That won't work, you need admin rights and a command line to run unregister.bat where you have the old XnViewShellExt64.dll. After that's done by somebody with admin rights the old DLL and old BAT files can be renamed to OLD (and if all goes well deleted later.)Paultx wrote:I have XnView Shell Extension 3.00 running on a Windows 7 Pro 64-bit system. It was installed by an administrator (I don't have admin rights).
It's also possible that the old DLL was installed, you would see an unins000.exe with an unins000.dat where you have the DLL and BAT files, ignore these unins000.* files, all they do is the same unregister.bat procedure, additionally they delete the folder where you have DLL and BAT, the registry entry for remove program, etc., lots of minor clerical tasks you are not interested in while trying to upgrade your old XnViewShellExt64.dll.
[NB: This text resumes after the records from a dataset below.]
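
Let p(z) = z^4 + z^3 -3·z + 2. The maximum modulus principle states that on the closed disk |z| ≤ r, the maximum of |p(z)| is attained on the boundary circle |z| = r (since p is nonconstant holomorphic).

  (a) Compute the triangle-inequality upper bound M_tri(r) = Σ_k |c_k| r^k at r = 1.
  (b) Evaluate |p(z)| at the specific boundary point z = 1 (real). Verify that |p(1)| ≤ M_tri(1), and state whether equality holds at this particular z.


Coefficients: c_0 = 2, c_1 = -3, c_2 = 0, c_3 = 1, c_4 = 1. Radius r = 1.
Part (a). Triangle bound: M_tri(r) = Σ_k |c_k| r^k
  = |2|·1^0 + |-3|·1^1 + |0|·1^2 + |1|·1^3 + |1|·1^4
  = 2 + 3 + 0 + 1 + 1 = 7.
This bounds M(r) := max_{|z|=r} |p(z)| from above; equality holds iff all terms c_k z^k can be made to align in phase at a single z on |z|=r.
Part (b). At z = 1 (real, on the circle |z| = r):
  p(1) = (2)·1^0 + (-3)·1^1 + (0)·1^2 + (1)·1^3 + (1)·1^4 = 1.
  |p(1)| = 1.
Check: |p(1)| = 1 ≤ 7 = M_tri(1). ✓ Equality does not hold at z = 1 (the coefficients have mixed signs, so the terms do not all align in phase there).

M_tri(1) = 7; |p(1)| = 1; equality at z=1: no.


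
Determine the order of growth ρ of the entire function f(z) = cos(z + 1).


cos(w) is a linear combination of e^{iw} and e^{−iw} (or e^w, e^{−w} in the hyperbolic case), so |cos(w)| ≤ e^{|w|}. With w = z + 1, |w| ≤ 1|z| + 1 = 1r + 1 on |z| = r, giving M(r) ≤ e^{1r + 1}, so ρ ≤ 1. On a suitable ray (z = it for sin/cos; z = t for sinh/cosh, t real → ∞), |cos(z + 1)| grows like e^{1|t|}/2, so ρ ≥ 1. Hence ρ = 1.
Therefore ρ = 1.

Order ρ = 1.


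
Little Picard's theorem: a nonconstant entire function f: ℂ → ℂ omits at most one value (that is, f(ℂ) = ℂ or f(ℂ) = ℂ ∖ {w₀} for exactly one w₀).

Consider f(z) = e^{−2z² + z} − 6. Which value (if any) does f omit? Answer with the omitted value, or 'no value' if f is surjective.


Little Picard bounds the complement of f(ℂ) to at most one point.
The exponent g(z) = −2z² + z is a nonconstant polynomial, hence surjective onto ℂ. So e^{g(z)} takes every value in {e^w : w ∈ ℂ} = ℂ ∖ {0}. Adding -6 shifts the range to ℂ ∖ {-6}. f omits exactly -6.

Omitted value: -6.


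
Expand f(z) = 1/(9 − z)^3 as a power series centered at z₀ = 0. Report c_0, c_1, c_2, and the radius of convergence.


Let w = z − z₀, so z = z₀ + w.
Then 9 − z = 9 − (z₀ + w) = (9 − z₀) − w = 9 − w.
f(z) = 1/(9 − w)^3 = (1/(9)^3) · (1 − w/(9))^{−3}.
By the binomial series (1−u)^{−3} = Σ_{n≥0} C(n+2, 2) u^n for |u|<1, with u = w/(9):
  c_n = C(n+2, 2) / (9)^(n+3).
  c_0 = 1/(9)^3 = 1/729.
  c_1 = 3/(9)^4 = 1/2187.
  c_2 = 6/(9)^5 = 2/19683.
The series is valid for |w/d| < 1, i.e. |z − z₀| < |d|.
Radius of convergence: R = |9 − z₀| = |9| = 9 (distance from z₀ to the singularity z = 9).

c_0 = 1/729, c_1 = 1/2187, c_2 = 2/19683; R = 9.


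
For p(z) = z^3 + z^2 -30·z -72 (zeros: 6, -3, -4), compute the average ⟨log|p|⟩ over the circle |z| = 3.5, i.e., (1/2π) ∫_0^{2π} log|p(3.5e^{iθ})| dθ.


Zeros: -4, -3, 6; r = 3.5.
Inside |z| < r: -3. Outside (|z| ≥ r): -4, 6.
p(0) = -72, so log|p(0)| = log(72) = 4.2767.
Apply Jensen: I(r) = log|p(0)| + Σ_k log(r/|z_k|), summed over zeros inside |z| < r.
  log(r/|z_k|) for z_k = -3: log(3.5/3) = 0.1542
  Outside zeros (-4, 6) contribute nothing to the Jensen sum.
Sum over inside zeros: 0.1542.
I(r) = log|p(0)| + (inside sum) = 4.2767 + 0.1542 = 4.4308.
Note: since some zeros are outside |z| ≤ r, the simplified n·log(r) form does NOT apply — only the inside zeros contribute.

I(r) ≈ 4.4308.


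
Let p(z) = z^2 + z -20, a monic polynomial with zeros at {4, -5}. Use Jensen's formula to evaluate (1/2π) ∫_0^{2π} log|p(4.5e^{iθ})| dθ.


Zeros: -5, 4; r = 4.5.
Inside |z| < r: 4. Outside (|z| ≥ r): -5.
p(0) = -20, so log|p(0)| = log(20) = 2.9957.
Apply Jensen: I(r) = log|p(0)| + Σ_k log(r/|z_k|), summed over zeros inside |z| < r.
  log(r/|z_k|) for z_k = 4: log(4.5/4) = 0.1178
  Outside zeros (-5) contribute nothing to the Jensen sum.
Sum over inside zeros: 0.1178.
I(r) = log|p(0)| + (inside sum) = 2.9957 + 0.1178 = 3.1135.
Note: since some zeros are outside |z| ≤ r, the simplified n·log(r) form does NOT apply — only the inside zeros contribute.

I(r) ≈ 3.1135.


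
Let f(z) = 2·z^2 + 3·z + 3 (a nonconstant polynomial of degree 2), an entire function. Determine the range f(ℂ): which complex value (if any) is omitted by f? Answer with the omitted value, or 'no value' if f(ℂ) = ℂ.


Little Picard bounds the complement of f(ℂ) to at most one point.
For every w ∈ ℂ, the equation p(z) − w = 0 is a nonconstant polynomial in z and hence has at least one root by the fundamental theorem of algebra. So p is surjective onto ℂ, omitting no value.

Omitted value: no value.


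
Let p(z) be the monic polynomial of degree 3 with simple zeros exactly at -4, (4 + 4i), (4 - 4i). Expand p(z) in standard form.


The polynomial is p(z) = ∏_{α ∈ S} (z − α), where S = {-4, (4 + 4i), (4 - 4i)}.
Expanding the product yields: p(z) = z^3 -4·z^2 + 128.
Note conjugate pairs combine to real quadratics: (z − (4+4i))(z − (4−4i)) = z² − 8z + 32.
The resulting polynomial has degree 3 and real coefficients as required.

p(z) = z^3 -4·z^2 + 128.


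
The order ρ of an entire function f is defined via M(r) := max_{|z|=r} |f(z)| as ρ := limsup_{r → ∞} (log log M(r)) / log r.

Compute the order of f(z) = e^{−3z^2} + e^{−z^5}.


Each summand is entire of order 2 and 5 respectively (as in the single-exponential case). The order of a sum is at most the max of the orders, so ρ ≤ 5. For the lower bound: on |z|=r choose arg z so that -1z^5 is real positive; then |e^{-1z^5}| = e^{1r^5} while |e^{-3z^2}| ≤ e^{3r^2} = o(e^{1r^5}). So |f| ≥ e^{1r^5}(1 − o(1)) and ρ ≥ 5. Hence ρ = max(2, 5) = 5.
Therefore ρ = 5.

Order ρ = 5.


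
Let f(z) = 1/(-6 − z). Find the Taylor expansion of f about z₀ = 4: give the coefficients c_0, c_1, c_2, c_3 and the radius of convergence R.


Let w = z − z₀, so z = z₀ + w.
Then -6 − z = -6 − (z₀ + w) = (-6 − z₀) − w = -10 − w.
f(z) = 1/(-10 − w) = (1/(-10)) · 1/(1 − w/(-10)) = Σ_{n≥0} w^n / (-10)^(n+1).
So c_n = 1/(-10)^(n+1):
  c_0 = 1/(-10)^1 = -1/10.
  c_1 = 1/(-10)^2 = 1/100.
  c_2 = 1/(-10)^3 = -1/1000.
  c_3 = 1/(-10)^4 = 1/10000.
The series is valid for |w/d| < 1, i.e. |z − z₀| < |d|.
Radius of convergence: R = |-6 − z₀| = |-10| = 10 (distance from z₀ to the singularity z = -6).

c_0 = -1/10, c_1 = 1/100, c_2 = -1/1000, c_3 = 1/10000; R = 10.


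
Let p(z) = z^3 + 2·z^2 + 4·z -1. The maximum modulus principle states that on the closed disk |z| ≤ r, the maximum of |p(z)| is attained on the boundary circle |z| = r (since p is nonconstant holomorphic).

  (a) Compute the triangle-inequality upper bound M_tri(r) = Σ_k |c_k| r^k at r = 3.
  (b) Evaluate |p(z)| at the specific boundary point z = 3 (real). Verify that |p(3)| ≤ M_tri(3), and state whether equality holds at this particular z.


Coefficients: c_0 = -1, c_1 = 4, c_2 = 2, c_3 = 1. Radius r = 3.
Part (a). Triangle bound: M_tri(r) = Σ_k |c_k| r^k
  = |-1|·3^0 + |4|·3^1 + |2|·3^2 + |1|·3^3
  = 1 + 12 + 18 + 27 = 58.
This bounds M(r) := max_{|z|=r} |p(z)| from above; equality holds iff all terms c_k z^k can be made to align in phase at a single z on |z|=r.
Part (b). At z = 3 (real, on the circle |z| = r):
  p(3) = (-1)·3^0 + (4)·3^1 + (2)·3^2 + (1)·3^3 = 56.
  |p(3)| = 56.
Check: |p(3)| = 56 ≤ 58 = M_tri(3). ✓ Equality does not hold at z = 3 (the coefficients have mixed signs, so the terms do not all align in phase there).

M_tri(3) = 58; |p(3)| = 56; equality at z=3: no.


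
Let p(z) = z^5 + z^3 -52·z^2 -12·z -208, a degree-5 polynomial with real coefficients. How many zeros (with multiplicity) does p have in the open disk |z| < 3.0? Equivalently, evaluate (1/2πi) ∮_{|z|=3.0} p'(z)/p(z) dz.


The zeros of p are: 4, (0 + 2i), (0 - 2i), (-2 + 3i), (-2 - 3i).
Their magnitudes are: 4, 2, 2, 3.606, 3.606.
Zeros with |z| < R = 3.0: (0 + 2i), (0 - 2i).
Count = 2.
By the argument principle, (1/2πi) ∮_{|z|=R} p'(z)/p(z) dz equals exactly this count.

Number of zeros inside |z| < 3.0: 2.


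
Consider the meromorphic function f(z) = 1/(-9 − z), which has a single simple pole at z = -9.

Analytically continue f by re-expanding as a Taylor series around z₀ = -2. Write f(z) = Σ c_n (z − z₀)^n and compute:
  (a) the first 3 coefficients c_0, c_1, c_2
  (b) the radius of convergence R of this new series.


Let w = z − z₀, so z = z₀ + w.
Then -9 − z = -9 − (z₀ + w) = (-9 − z₀) − w = -7 − w.
f(z) = 1/(-7 − w) = (1/(-7)) · 1/(1 − w/(-7)) = Σ_{n≥0} w^n / (-7)^(n+1).
So c_n = 1/(-7)^(n+1):
  c_0 = 1/(-7)^1 = -1/7.
  c_1 = 1/(-7)^2 = 1/49.
  c_2 = 1/(-7)^3 = -1/343.
The series is valid for |w/d| < 1, i.e. |z − z₀| < |d|.
Radius of convergence: R = |-9 − z₀| = |-7| = 7 (distance from z₀ to the singularity z = -9).

c_0 = -1/7, c_1 = 1/49, c_2 = -1/343; R = 7.


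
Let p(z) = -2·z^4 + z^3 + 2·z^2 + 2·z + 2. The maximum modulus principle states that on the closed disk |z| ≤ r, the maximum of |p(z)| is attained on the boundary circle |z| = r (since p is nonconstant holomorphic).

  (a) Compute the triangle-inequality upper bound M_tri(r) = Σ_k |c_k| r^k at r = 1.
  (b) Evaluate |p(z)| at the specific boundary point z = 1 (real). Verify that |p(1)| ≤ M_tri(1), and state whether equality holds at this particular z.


Coefficients: c_0 = 2, c_1 = 2, c_2 = 2, c_3 = 1, c_4 = -2. Radius r = 1.
Part (a). Triangle bound: M_tri(r) = Σ_k |c_k| r^k
  = |2|·1^0 + |2|·1^1 + |2|·1^2 + |1|·1^3 + |-2|·1^4
  = 2 + 2 + 2 + 1 + 2 = 9.
This bounds M(r) := max_{|z|=r} |p(z)| from above; equality holds iff all terms c_k z^k can be made to align in phase at a single z on |z|=r.
Part (b). At z = 1 (real, on the circle |z| = r):
  p(1) = (2)·1^0 + (2)·1^1 + (2)·1^2 + (1)·1^3 + (-2)·1^4 = 5.
  |p(1)| = 5.
Check: |p(1)| = 5 ≤ 9 = M_tri(1). ✓ Equality does not hold at z = 1 (the coefficients have mixed signs, so the terms do not all align in phase there).

M_tri(1) = 9; |p(1)| = 5; equality at z=1: no.


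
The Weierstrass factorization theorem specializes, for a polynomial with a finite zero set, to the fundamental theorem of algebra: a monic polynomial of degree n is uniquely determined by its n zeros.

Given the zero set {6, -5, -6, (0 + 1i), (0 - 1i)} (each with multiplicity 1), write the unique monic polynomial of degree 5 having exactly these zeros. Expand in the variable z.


The polynomial is p(z) = ∏_{α ∈ S} (z − α), where S = {6, -5, -6, (0 + 1i), (0 - 1i)}.
Expanding the product yields: p(z) = z^5 + 5·z^4 -35·z^3 -175·z^2 -36·z -180.
Note conjugate pairs combine to real quadratics: (z − (0+1i))(z − (0−1i)) = z² + 1.
The resulting polynomial has degree 5 and real coefficients as required.

p(z) = z^5 + 5·z^4 -35·z^3 -175·z^2 -36·z -180.


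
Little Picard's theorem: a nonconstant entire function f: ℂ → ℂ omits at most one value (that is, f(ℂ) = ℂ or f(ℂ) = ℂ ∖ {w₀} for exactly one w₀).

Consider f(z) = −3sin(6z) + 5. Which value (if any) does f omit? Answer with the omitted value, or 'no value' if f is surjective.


Little Picard bounds the complement of f(ℂ) to at most one point.
sin is entire and surjective onto ℂ: for every w ∈ ℂ, sin(ζ) = w has a solution ζ ∈ ℂ (e.g., via the complex inverse arcsin). With ζ = 6z this gives z = ζ/(6). Then -3·sin(6z) takes every value in -3·ℂ = ℂ, and adding 5 is a bijection of ℂ. So f is surjective and omits no value. (Note: only on the real line is sin bounded by [−1, 1].)

Omitted value: no value.


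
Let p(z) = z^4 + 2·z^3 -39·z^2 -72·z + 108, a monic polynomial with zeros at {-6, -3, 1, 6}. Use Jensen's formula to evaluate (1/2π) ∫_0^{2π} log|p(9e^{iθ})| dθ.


Zeros: -6, -3, 1, 6; r = 9.
Inside |z| < r: -6, -3, 1, 6. Outside (|z| ≥ r): ∅.
p(0) = 108, so log|p(0)| = log(108) = 4.6821.
Apply Jensen: I(r) = log|p(0)| + Σ_k log(r/|z_k|), summed over zeros inside |z| < r.
  log(r/|z_k|) for z_k = -6: log(9/6) = 0.4055
  log(r/|z_k|) for z_k = -3: log(9/3) = 1.0986
  log(r/|z_k|) for z_k = 1: log(9/1) = 2.1972
  log(r/|z_k|) for z_k = 6: log(9/6) = 0.4055
Sum over inside zeros: 4.1068.
I(r) = log|p(0)| + (inside sum) = 4.6821 + 4.1068 = 8.7889.
Closed form (all zeros inside, monic): I(r) = n·log(r) = 4·log(9) = 8.7889. ✓

I(r) ≈ 8.7889.


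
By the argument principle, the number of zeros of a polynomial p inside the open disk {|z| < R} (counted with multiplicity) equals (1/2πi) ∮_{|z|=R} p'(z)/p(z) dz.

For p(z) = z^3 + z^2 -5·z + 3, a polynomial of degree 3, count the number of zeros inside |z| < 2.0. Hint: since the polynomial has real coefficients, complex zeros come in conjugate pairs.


The zeros of p are: 1, -3, 1.
Their magnitudes are: 1, 3, 1.
Zeros with |z| < R = 2.0: 1, 1.
Count = 2.
By the argument principle, (1/2πi) ∮_{|z|=R} p'(z)/p(z) dz equals exactly this count.

Number of zeros inside |z| < 2.0: 2.


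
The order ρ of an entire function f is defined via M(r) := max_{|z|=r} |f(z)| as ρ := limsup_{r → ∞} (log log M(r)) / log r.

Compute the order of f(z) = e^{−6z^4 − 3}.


|e^{−6z^4 − 3}| = e^{Re(-6·z^4) + -3} ≤ e^{6|z|^4 + -3} = e^{6r^4 + -3} on |z| = r, so ρ ≤ 4. Choosing z on |z|=r so that -6·z^4 is real positive (always possible by picking arg z appropriately) gives |f(z)| = e^{6r^4 + -3}, matching the bound. The additive constant -3 does not affect log log M(r) ~ 4·log r. Hence ρ = 4.
Therefore ρ = 4.

Order ρ = 4.


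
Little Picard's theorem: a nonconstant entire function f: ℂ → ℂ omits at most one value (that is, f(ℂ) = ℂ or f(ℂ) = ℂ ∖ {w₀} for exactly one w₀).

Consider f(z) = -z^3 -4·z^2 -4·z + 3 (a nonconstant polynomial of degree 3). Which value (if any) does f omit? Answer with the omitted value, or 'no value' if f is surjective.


Little Picard bounds the complement of f(ℂ) to at most one point.
For every w ∈ ℂ, the equation p(z) − w = 0 is a nonconstant polynomial in z and hence has at least one root by the fundamental theorem of algebra. So p is surjective onto ℂ, omitting no value.

Omitted value: no value.


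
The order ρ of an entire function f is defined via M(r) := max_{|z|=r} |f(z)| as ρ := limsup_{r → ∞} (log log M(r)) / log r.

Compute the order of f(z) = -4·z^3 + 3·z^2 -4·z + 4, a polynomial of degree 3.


|f(z)| ≤ Σ|c_k|·r^k = O(r^3) as r → ∞. Polynomial growth is O(e^{r^ε}) for every ε > 0 (since r^3/e^{r^ε} → 0), so ρ ≤ ε for all ε > 0, i.e. ρ = 0. Every nonconstant polynomial has order 0.
Therefore ρ = 0.

Order ρ = 0.


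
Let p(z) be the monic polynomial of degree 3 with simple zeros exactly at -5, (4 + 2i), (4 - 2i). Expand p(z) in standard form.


The polynomial is p(z) = ∏_{α ∈ S} (z − α), where S = {-5, (4 + 2i), (4 - 2i)}.
Expanding the product yields: p(z) = z^3 -3·z^2 -20·z + 100.
Note conjugate pairs combine to real quadratics: (z − (4+2i))(z − (4−2i)) = z² − 8z + 20.
The resulting polynomial has degree 3 and real coefficients as required.

p(z) = z^3 -3·z^2 -20·z + 100.


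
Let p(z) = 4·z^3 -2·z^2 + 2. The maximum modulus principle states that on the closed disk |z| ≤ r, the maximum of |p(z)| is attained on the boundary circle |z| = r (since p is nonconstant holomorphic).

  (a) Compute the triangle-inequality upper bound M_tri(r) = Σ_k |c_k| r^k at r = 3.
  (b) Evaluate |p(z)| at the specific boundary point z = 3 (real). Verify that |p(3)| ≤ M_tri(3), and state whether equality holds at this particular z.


Coefficients: c_0 = 2, c_1 = 0, c_2 = -2, c_3 = 4. Radius r = 3.
Part (a). Triangle bound: M_tri(r) = Σ_k |c_k| r^k
  = |2|·3^0 + |0|·3^1 + |-2|·3^2 + |4|·3^3
  = 2 + 0 + 18 + 108 = 128.
This bounds M(r) := max_{|z|=r} |p(z)| from above; equality holds iff all terms c_k z^k can be made to align in phase at a single z on |z|=r.
Part (b). At z = 3 (real, on the circle |z| = r):
  p(3) = (2)·3^0 + (0)·3^1 + (-2)·3^2 + (4)·3^3 = 92.
  |p(3)| = 92.
Check: |p(3)| = 92 ≤ 128 = M_tri(3). ✓ Equality does not hold at z = 3 (the coefficients have mixed signs, so the terms do not all align in phase there).

M_tri(3) = 128; |p(3)| = 92; equality at z=3: no.


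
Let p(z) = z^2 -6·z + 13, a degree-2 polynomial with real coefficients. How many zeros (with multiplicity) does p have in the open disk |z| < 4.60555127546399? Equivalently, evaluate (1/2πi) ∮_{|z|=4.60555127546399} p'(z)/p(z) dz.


The zeros of p are: (3 + 2i), (3 - 2i).
Their magnitudes are: 3.606, 3.606.
Zeros with |z| < R = 4.60555127546399: (3 + 2i), (3 - 2i).
Count = 2.
By the argument principle, (1/2πi) ∮_{|z|=R} p'(z)/p(z) dz equals exactly this count.

Number of zeros inside |z| < 4.60555127546399: 2.


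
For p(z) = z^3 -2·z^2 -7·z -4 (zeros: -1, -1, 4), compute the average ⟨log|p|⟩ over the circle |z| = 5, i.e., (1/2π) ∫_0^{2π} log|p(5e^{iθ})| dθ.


Zeros: -1, -1, 4; r = 5.
Inside |z| < r: -1, -1, 4. Outside (|z| ≥ r): ∅.
p(0) = -4, so log|p(0)| = log(4) = 1.3863.
Apply Jensen: I(r) = log|p(0)| + Σ_k log(r/|z_k|), summed over zeros inside |z| < r.
  log(r/|z_k|) for z_k = -1: log(5/1) = 1.6094
  log(r/|z_k|) for z_k = -1: log(5/1) = 1.6094
  log(r/|z_k|) for z_k = 4: log(5/4) = 0.2231
Sum over inside zeros: 3.4420.
I(r) = log|p(0)| + (inside sum) = 1.3863 + 3.4420 = 4.8283.
Closed form (all zeros inside, monic): I(r) = n·log(r) = 3·log(5) = 4.8283. ✓

I(r) ≈ 4.8283.


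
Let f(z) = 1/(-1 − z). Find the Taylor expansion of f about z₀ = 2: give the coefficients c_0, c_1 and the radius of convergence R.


Let w = z − z₀, so z = z₀ + w.
Then -1 − z = -1 − (z₀ + w) = (-1 − z₀) − w = -3 − w.
f(z) = 1/(-3 − w) = (1/(-3)) · 1/(1 − w/(-3)) = Σ_{n≥0} w^n / (-3)^(n+1).
So c_n = 1/(-3)^(n+1):
  c_0 = 1/(-3)^1 = -1/3.
  c_1 = 1/(-3)^2 = 1/9.
The series is valid for |w/d| < 1, i.e. |z − z₀| < |d|.
Radius of convergence: R = |-1 − z₀| = |-3| = 3 (distance from z₀ to the singularity z = -1).

c_0 = -1/3, c_1 = 1/9; R = 3.


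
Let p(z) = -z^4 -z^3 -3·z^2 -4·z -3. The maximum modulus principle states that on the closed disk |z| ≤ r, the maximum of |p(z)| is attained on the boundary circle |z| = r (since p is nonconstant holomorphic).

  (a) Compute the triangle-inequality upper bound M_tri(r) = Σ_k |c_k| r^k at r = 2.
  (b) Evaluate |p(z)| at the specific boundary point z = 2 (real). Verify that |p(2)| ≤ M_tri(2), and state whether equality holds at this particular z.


Coefficients: c_0 = -3, c_1 = -4, c_2 = -3, c_3 = -1, c_4 = -1. Radius r = 2.
Part (a). Triangle bound: M_tri(r) = Σ_k |c_k| r^k
  = |-3|·2^0 + |-4|·2^1 + |-3|·2^2 + |-1|·2^3 + |-1|·2^4
  = 3 + 8 + 12 + 8 + 16 = 47.
This bounds M(r) := max_{|z|=r} |p(z)| from above; equality holds iff all terms c_k z^k can be made to align in phase at a single z on |z|=r.
Part (b). At z = 2 (real, on the circle |z| = r):
  p(2) = (-3)·2^0 + (-4)·2^1 + (-3)·2^2 + (-1)·2^3 + (-1)·2^4 = -47.
  |p(2)| = 47.
Since all nonzero coefficients share the same sign, |p(2)| = 47 = M_tri(2); the triangle bound is attained at z = 2, so in fact M(r) = 47.

M_tri(2) = 47; |p(2)| = 47; equality at z=2: yes.


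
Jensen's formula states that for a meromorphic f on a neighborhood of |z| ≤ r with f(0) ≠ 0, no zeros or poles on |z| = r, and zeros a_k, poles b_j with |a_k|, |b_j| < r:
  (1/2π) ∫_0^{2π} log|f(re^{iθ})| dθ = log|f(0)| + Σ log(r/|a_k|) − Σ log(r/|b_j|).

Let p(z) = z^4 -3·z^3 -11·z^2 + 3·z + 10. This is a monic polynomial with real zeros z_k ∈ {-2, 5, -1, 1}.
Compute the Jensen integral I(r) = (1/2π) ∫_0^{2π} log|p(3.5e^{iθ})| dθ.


Zeros: -2, -1, 1, 5; r = 3.5.
Inside |z| < r: -2, -1, 1. Outside (|z| ≥ r): 5.
p(0) = 10, so log|p(0)| = log(10) = 2.3026.
Apply Jensen: I(r) = log|p(0)| + Σ_k log(r/|z_k|), summed over zeros inside |z| < r.
  log(r/|z_k|) for z_k = -2: log(3.5/2) = 0.5596
  log(r/|z_k|) for z_k = -1: log(3.5/1) = 1.2528
  log(r/|z_k|) for z_k = 1: log(3.5/1) = 1.2528
  Outside zeros (5) contribute nothing to the Jensen sum.
Sum over inside zeros: 3.0651.
I(r) = log|p(0)| + (inside sum) = 2.3026 + 3.0651 = 5.3677.
Note: since some zeros are outside |z| ≤ r, the simplified n·log(r) form does NOT apply — only the inside zeros contribute.

I(r) ≈ 5.3677.


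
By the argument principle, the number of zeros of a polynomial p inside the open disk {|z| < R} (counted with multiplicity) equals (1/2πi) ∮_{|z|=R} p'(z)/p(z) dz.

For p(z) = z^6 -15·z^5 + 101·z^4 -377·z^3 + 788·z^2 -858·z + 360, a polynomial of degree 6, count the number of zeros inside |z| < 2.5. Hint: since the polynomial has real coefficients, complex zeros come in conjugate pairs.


The zeros of p are: 4, (3 + 3i), (3 - 3i), (2 + 1i), (2 - 1i), 1.
Their magnitudes are: 4, 4.243, 4.243, 2.236, 2.236, 1.
Zeros with |z| < R = 2.5: (2 + 1i), (2 - 1i), 1.
Count = 3.
By the argument principle, (1/2πi) ∮_{|z|=R} p'(z)/p(z) dz equals exactly this count.

Number of zeros inside |z| < 2.5: 3.


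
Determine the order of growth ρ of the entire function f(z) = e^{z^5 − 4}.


|e^{z^5 − 4}| = e^{Re(1·z^5) + -4} ≤ e^{1|z|^5 + -4} = e^{1r^5 + -4} on |z| = r, so ρ ≤ 5. Choosing z on |z|=r so that 1·z^5 is real positive (always possible by picking arg z appropriately) gives |f(z)| = e^{1r^5 + -4}, matching the bound. The additive constant -4 does not affect log log M(r) ~ 5·log r. Hence ρ = 5.
Therefore ρ = 5.

Order ρ = 5.


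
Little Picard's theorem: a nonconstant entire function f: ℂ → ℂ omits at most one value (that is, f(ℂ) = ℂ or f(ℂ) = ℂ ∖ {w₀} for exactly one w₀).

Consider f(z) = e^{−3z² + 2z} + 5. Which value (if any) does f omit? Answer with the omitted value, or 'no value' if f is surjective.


Little Picard bounds the complement of f(ℂ) to at most one point.
The exponent g(z) = −3z² + 2z is a nonconstant polynomial, hence surjective onto ℂ. So e^{g(z)} takes every value in {e^w : w ∈ ℂ} = ℂ ∖ {0}. Adding 5 shifts the range to ℂ ∖ {5}. f omits exactly 5.

Omitted value: 5.


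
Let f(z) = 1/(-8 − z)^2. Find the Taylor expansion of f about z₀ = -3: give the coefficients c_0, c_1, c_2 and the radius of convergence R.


Let w = z − z₀, so z = z₀ + w.
Then -8 − z = -8 − (z₀ + w) = (-8 − z₀) − w = -5 − w.
f(z) = 1/(-5 − w)^2 = (1/(-5)^2) · (1 − w/(-5))^{−2}.
By the binomial series (1−u)^{−2} = Σ_{n≥0} C(n+1, 1) u^n for |u|<1, with u = w/(-5):
  c_n = C(n+1, 1) / (-5)^(n+2).
  c_0 = 1/(-5)^2 = 1/25.
  c_1 = 2/(-5)^3 = -2/125.
  c_2 = 3/(-5)^4 = 3/625.
The series is valid for |w/d| < 1, i.e. |z − z₀| < |d|.
Radius of convergence: R = |-8 − z₀| = |-5| = 5 (distance from z₀ to the singularity z = -8).

c_0 = 1/25, c_1 = -2/125, c_2 = 3/625; R = 5.


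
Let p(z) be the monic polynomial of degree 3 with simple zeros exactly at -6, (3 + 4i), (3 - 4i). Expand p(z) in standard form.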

After unregister.bat in the old folder did something or not simply reboot, that's one (clumsy) way to restart explorer. The restarted explorer won't use the old XnViewShellExt64.dll, because you just unregistered it. And you can rename or delete the old DLL when the restarted explorer doesn't use it. Now copy the new DLL and new register.bat + unregister.bat to where you found the old (now renamed or deleted) stuff. Start again a command line with admin rights, and run register.bat. Restart explorer again (reboot or a simpler solution, e.g., logout + login, or taskmanager kill + start explorer, any procedure you know and are comfortable with.) Ready, explorer uses the new registered DLL.